Early into the investigation, I could sense the smell of a quite sophisticated hack-and-leak operation. But this was seven years before the concept became popular following the 2016 Democratic National Committee email leak… Was this even possible? I was about to find out that yes, it was.
Since the police investigation had already refuted the hypothesis of an inside job, I had to look for someone who had broken into the CRU from outside. My first step was to access the leaked emails and analyse a sample. Most of my findings suggested I should look eastwards for the location of the hacker:
Former Bellingcat investigator Iggy Ostantin had implied that the hacker generated file names using Unix Time[1] to order their emails chronologically. Ostantin claimed that when the Unix Time file names were decoded, there was a mismatch: the system clock of the computer used to handle the hacked files was five hours (GMT + 5) ahead of the UK. My own investigation of the sample reached the same conclusions (see picture, below).
I ran an email address (dima@sinwt.ru) belonging to the administrator of the website where some leaked files had been published through proprietary databases of leaked emails and credentials comprising 3,900 million records. The email had been subject to numerous data breaches, revealing the likely identity of the site’s owner – Dmitry Polegaev; his address – Parnikovaya (Парниковая) street, Yekaterinburg; and a password associated with the email: Tiss0Kimo. With IP lookup and domain analytic tools, I could confirm that the owner of the domain was a private person… And bingo! Although it was unclear whether Mr Polegaev was, or knew, the author of the hack, I had found someone who definitely had access to the hacker’s user information.
While the thesis of a private individual based somewhere in or near Russia was growing, I came across some cable messages from the United States Embassy in Ankara, dated December 8, 2009. These speculated the hack might have been orchestrated by the Russian Secret Service (FSB) and spread via Turkey in the context of COP15.
During their investigations, The Guardian and The Independent pointed to the FSB as a key suspect. However, I found no evidence to support this claim.
WE’VE GOT AN EMAIL
The golden nugget of intelligence was an email sent by the hacker, under the pseudonym “Mr FOIA” (Freedom Of Information Act) on March 13, 2013, to a selected number of individuals. As something written by the hacker himself, the email opened a window into the personal qualities of the individual behind the attack.
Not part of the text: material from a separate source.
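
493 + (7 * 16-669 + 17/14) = -879/14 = -62.79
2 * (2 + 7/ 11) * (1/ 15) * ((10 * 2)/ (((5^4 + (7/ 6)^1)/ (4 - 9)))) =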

Mr FOIA was a self-described English-speaking male. However, clues within the writing insinuated he wasn’t a native speaker of English, but of a Slavic language instead:
Mr FOIA also included a bitcoin address in his email, asking for funding. My investigation revealed this account had transacted nine times in the Bitcoin blockchain: seven between March 13 and March 19, 2013; once on August 12, 2013; and the last time on June 13, 2015. Remarkably, to this date, no money has been withdrawn from the wallet – which is now worth over $200,000!
CONCLUSION
Climategate shows that even though strategies like hack-and-leak have only recently gained public attention, attackers have spent decades practicing and refining their techniques.
Although nobody has been able to uncover the real identity of the perpetrator of the CRU hack yet, evidence gathered during our investigation – from time zone analysis, linguistic forensics, and data leaked on the dark web – aligns with the hypothesis that the hacker is likely a Russian or Eastern European actor. As I mentioned during the BBC podcast, this is remarkable: if at any point it is confirmed that Russia was behind the attack, this would probably be the first hybrid warfare attack from Russia against the UK in history.
For now, the evidence is still merely indicative and not conclusive. Thirteen years later, it’s still too early to tell.
[1] Unix time is a system for representing a point in time. It is the number of seconds that have elapsed since January 1st, 1970, 00:00:00 GMT.